I arrived in Adelaide, to be greeted by Helen and Ernie at the bus station. Helen is my Mum’s cousin, who emigrated to Australia in the ‘60s. Ernie is her husband. It took about 30 minutes to get to their house, in Morphett Vale. I met Scott, their son and my 2nd or 3rd cousin (we’re still not exactly sure and we still have conversations about this!) I was so tired from the trip, all we did all day was sit in the living room chatting, drinking tea and eating cake. I finally retired to bed at 9.30pm- I really don’t know how I managed to stay awake until then, but I had a good nights’ sleep and felt so much better in the morning. The long journeys around Australia really take it out of you.
I was up early the next day to take a trip to the Barossa Valley wine region. I left at 9.30am and it took about an hour and a half to get there. On the way the tour bus stopped at the “Whispering Wall”, which is a horseshoe shaped dam. It’s known as the whispering wall because if you go to the far side and speak to the people on the other side, it sounds as if the people are standing next to you! You can hear them really clearly- apparently it’s to do with the shape of the dam.
We then drove to the first winery- The Chateau Yaldara. Founded in 1947 by a German winemaker called Hermann Thumm. The name Yaldara comes from the local aborigine word meaning “sparkling”. We had a tour around the factory to learn how the wine and port was made, and then, my favourite part, the tasting. It was lovely.
We had a lovely lunch, and afterwards I bought two bottles of McGuigans Black Label for $20, which was a bargain. But then I wondered how I was going to get them back to the UK. They never made it home- they got drunk that very same night.
Next stop was Grant Burge Winery, where we had a few more tasters.
The last winery was Langmeil where we got to have a tour of the vineyards. We learned how to tell a young vine from an old one: the really old ones, which were over 100 years old, have old and gnarled trunks; the young ones are small and slender.
After the wineries we drove to Menglers look-out point, where we could see all the vineyards in the area, and some strange looking sculptures made of stone. The sculptures are meant to reflect environment and atmosphere of the Barossa Valley. The surrounding area is beautiful with hundreds of vines sprawling into the distance. It is quite spectacular.
The next day we went on a tour to Hahndorf and Cleland Wildlife Park. Hahndorf is a little German town with quaint little shops, and cafes that are situated on an avenue of gorgeous trees.
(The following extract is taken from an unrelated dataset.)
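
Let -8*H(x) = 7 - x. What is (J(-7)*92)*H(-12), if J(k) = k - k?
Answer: 0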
You could really spend all day in this charming little place.
Next was Cleland Wildlife Park, which is set in 35 hectares of bush-land, and it was the best wildlife park I had been to in Australia. The kangaroos, emus and potaroos roam around the park and you can feed them. It’s a lovely setting- nice and relaxed with animals all around you.
The following day my family took me to Belair National Park for the day. It’s only 13 km from Adelaide’s city centre, and was declared South Australia’s first national park in 1891. We drove through the park and came to a large clearing with green grass, BBQ and swings. We unpacked the cars and sat round and chatted, while the kids played football and messed about. We had a picnic lunch at 11.15 am. We didn’t realise it was so early but we were all starving. We had a great day, in the glorious sunshine, enjoying the games and food. At 3.30 pm we packed up and we were just about to leave when someone suddenly said “Is that a Koala in the tree?” Sure enough it was a cute little koala asleep in the tree above us. We never noticed all day, even when we went for ice creams directly below him.
After a fun filled time in Adelaide with my family, it was time for me to go to Perth-my final destination before I left Australia for good. I said goodbye to Helen, Ernie, and Scott, thanking them for letting me stay and for all the laughs we had. I got on the Indian Pacific train and cried my heart out. I had such an amazing time in Adelaide and didn’t want to leave. Just when I thought I had finished crying a new thought, about one of the many things that I had done in Australia, would cross my mind and set me off again. I finally pulled myself together and spent the next 36 hours on one of the great train journeys in the world.